8. Mildew. Mildew can usually be removed by dampening the spot repeatedly and exposing it to strong sunlight. It may be necessary to use some soap solution in washing the spot. Sour milk, which contains considerable acid, is also effective in removing moulds and mildew stains.
9. Milk Spots. Cold water and pure white soap will most generally remove a milk spot. If this is not effective apply glycerine and rub it with a stiff brush. When thoroughly soaked, wash it carefully with luke warm water and soap. Any stain made by milk or anything containing considerable protein should be treated with warm or luke warm water and soap. (A protein stain should not be cleaned with boiling water.) If stains caused by different fruit juices can not be removed by luke warm water they should be treated with boiling water.
10. Oil. Oil stain may generally be removed by washing with cold water and plenty of soap; as it is a protein stain it should not be treated with boiling water until after it has been thoroughly washed. If the soap is not effective the spot might be saturated with kerosene and allowed to soak. This will usually be effective.

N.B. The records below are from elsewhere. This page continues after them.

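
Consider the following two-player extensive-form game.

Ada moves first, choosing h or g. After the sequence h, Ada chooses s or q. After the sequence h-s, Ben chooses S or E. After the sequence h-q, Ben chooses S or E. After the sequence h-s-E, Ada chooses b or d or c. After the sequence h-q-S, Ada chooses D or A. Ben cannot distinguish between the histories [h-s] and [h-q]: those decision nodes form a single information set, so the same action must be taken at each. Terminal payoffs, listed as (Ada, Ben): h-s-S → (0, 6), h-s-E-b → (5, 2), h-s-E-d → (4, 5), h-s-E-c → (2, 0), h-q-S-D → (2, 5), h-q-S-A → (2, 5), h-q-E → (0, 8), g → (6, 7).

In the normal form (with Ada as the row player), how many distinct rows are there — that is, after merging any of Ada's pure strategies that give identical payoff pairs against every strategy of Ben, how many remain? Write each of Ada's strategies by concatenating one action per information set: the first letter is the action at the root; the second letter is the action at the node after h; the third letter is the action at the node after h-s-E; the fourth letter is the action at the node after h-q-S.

Ada has 24 pure strategies: hsbD, hsbA, hsdD, hsdA, hscD, hscA, hqbD, hqbA, hqdD, hqdA, hqcD, hqcA, gsbD, gsbA, gsdD, gsdA, gscD, gscA, gqbD, gqbA, gqdD, gqdA, gqcD, gqcA. Columns: S, E.
{hsbD, hsbA} → row (0,6) (5,2)
{hsdD, hsdA} → row (0,6) (4,5)
{hscD, hscA} → row (0,6) (2,0)
{hqbD, hqbA, hqdD, hqdA, hqcD, hqcA} → row (2,5) (0,8)
{gsbD, gsbA, gsdD, gsdA, gscD, gscA, gqbD, gqbA, gqdD, gqdA, gqcD, gqcA} → row (6,7) (6,7)
That's 5 distinct rows out of 24 strategies.

5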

11. Paint. Paint or varnish are usually rather difficult to remove. If the stain is taken when fresh it may usually be removed by dissolving with turpentine or gasoline. Either of these treatments will dissolve the oil and the colored matter can be brushed out when dry. After a paint stain has become thoroughly dry it is very difficult to remove and probably should be undertaken only by a professional.
12. Scorch. A scorched spot can be removed by dampening it and exposing it to bright sunlight. Of course the scorched spot can be removed only when it is very slight and the fiber of the goods is not seriously burned. There is no remedy if the material is badly burned.
13. Tea Stains. See No. 3 and follow same method.
14. Unknown Stains. The treatment of unknown stains is necessarily a matter of experimenting. One should try only the milder remedies first in order to avoid damaging the goods. A great many stains can be readily removed by being moistened and exposed to sunlight. This bleaching process should be used wherever possible for it is both cheap and safe. Never attempt to remove an unknown stain with a remover which is likely to damage the color of the garment, until the remover has been tested to make sure that it is perfectly safe.
15. Varnish. See No. 11 and follow same method.